Homeostatic T-cell proliferation does not require FA metabolism. (A) BoDipy uptake was measured in B6 Ly5.2 donor T cells from either allogeneic (GVHD) or syngeneic (Syn) recipients as in Figure 1A. n = 3 mice/group and represent 3 independent experiments.
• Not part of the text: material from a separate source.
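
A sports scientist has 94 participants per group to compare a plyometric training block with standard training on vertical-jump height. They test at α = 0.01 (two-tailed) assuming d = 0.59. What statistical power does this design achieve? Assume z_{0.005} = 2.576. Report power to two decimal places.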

Plots are gated on CD45.1⁺, TCR-β⁺ cells. (B) Donor T cells from allogeneic (GVHD) or syngeneic recipients were purified by flow-sorting 7 days after BMT and cell lysates probed via western blotting for PGC-1α as in Figure 2. (C) Syngeneic recipients were given a single intraperitoneal dose of PBS (white) or etomoxir (gray) 7 days post-BMT and the number of donor T cells measured 16 hours later (compare with Figure 6B). n = 8 mice/group, 1 of 2 independent experiments shown. **P < .005, n.s., not significant.